The
applicant, who is a holder of an offer letter dated 31 October 2008 conferring
on her possession of subdivision of Lot 1A Nil Desperandum Twentydales,
Goromonzi in the district of Mashonaland East Province, has sought the
following interim relief by way of an urgent application against the first
respondent –
“That
pending confirmation, or discharge, of this provisional order herein, it is
ordered as follows:
1.
That the first respondent, or anyone acting on his behalf, be and is hereby
ordered to immediately stop all farming activities on Lot 1A of Nil Desperandum
of Twentydale Farm.
2.
That the Deputy Sheriff, or his lawful attorney, be and is hereby ordered to
give effect to this order...,.”
The
first respondent, though not in possession of an offer letter, brought in two
official letters from his Province, one signed by the Governor and Resident
Minister of the Province, the Acting Chief Land Officer and the Provincial
Administrator.
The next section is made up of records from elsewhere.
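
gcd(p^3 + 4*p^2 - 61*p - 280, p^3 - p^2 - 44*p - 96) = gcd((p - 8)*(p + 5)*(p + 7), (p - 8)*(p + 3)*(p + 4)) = p - 8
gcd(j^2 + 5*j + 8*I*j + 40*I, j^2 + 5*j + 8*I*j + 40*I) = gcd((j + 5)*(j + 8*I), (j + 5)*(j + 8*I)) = j^2 + j*(5 + 8*I) + 40*I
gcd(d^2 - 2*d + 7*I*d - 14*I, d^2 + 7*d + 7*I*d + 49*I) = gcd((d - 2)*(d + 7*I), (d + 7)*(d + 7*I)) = d + 7*I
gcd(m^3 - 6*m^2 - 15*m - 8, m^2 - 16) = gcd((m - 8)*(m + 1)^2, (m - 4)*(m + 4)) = 1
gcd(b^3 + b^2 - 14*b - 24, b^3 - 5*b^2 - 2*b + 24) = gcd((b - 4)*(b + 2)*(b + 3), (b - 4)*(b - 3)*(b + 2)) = b^2 - 2*b - 8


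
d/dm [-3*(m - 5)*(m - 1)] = 18 - 6*m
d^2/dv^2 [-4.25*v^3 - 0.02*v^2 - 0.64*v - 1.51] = -25.5*v - 0.04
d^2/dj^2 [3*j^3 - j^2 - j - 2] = 18*j - 2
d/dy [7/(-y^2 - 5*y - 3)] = 7*(2*y + 5)/(y^2 + 5*y + 3)^2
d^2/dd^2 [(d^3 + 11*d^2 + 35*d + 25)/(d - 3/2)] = 4*(4*d^3 - 18*d^2 + 27*d + 409)/(8*d^3 - 36*d^2 + 54*d - 27)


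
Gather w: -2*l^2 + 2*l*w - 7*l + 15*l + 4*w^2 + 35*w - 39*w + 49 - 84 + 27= -2*l^2 + 8*l + 4*w^2 + w*(2*l - 4) - 8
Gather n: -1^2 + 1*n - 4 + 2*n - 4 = 3*n - 9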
This letter was written on 8 September 2009.
The
other official letter, dated 22 October 2007, was signed by the Provincial
Chief Land Officer for the same Province, confirming that the first respondent
had been recommended for allocation of land at Lot 1A of Nil Desperandum Farm
subdivision 2 measuring 152,50 hectares, and in the district of Goromonzi.
It
is clear that in both letters, the first respondent was recommended for
allocation of the land defined in those two letters.
Apart
from the two letters, the first respondent tendered in a map of the land in
question, and that map seems to suggest that the land in question is divided into
subdivisions 1 and 2, with him having been allocated subdivision 2 thereof.
The
applicant's position was that the first respondent had, by the 18th
and 19th of November, unlawfully ploughed ten hectares of her land,
hence her being prompted to file the instant urgent application.
The
applicant further argued that because she is armed with an offer letter, she
has a greater claim of possession of the land in question than the first
respondent who only has letters of recommendation from his Province.
In
my view, both parties appear to have a legitimate claim to the disputed
property, and, on the face of it, the dispute now raging between the parties
cannot be resolved by way of an urgent chamber application.
It
would be a clear miscarriage of justice if the applicant were to be granted the
relief she seeks without both parties being given an opportunity to lead
evidence in order to assist the court
determine the specific rights of the parties over the disputed land.
These
issues cannot be determined by way of an urgent chamber application.
I
do not accept that the applicant's offer letter, per se, when looked at in
light of the two letters brought, and tendered, by the first respondent, should
be read to confer greater rights over the land in question than the competing
right claimed by the first respondent.
As
a matter of practice, where it is clear that parties have potentially competing
rights over the same property, courts must not feel inclined to determine such
rights by way of urgent chamber application.
For this reason, I decline to treat this matter
as urgent, and, consequently, decline to grant the interim remedy sought.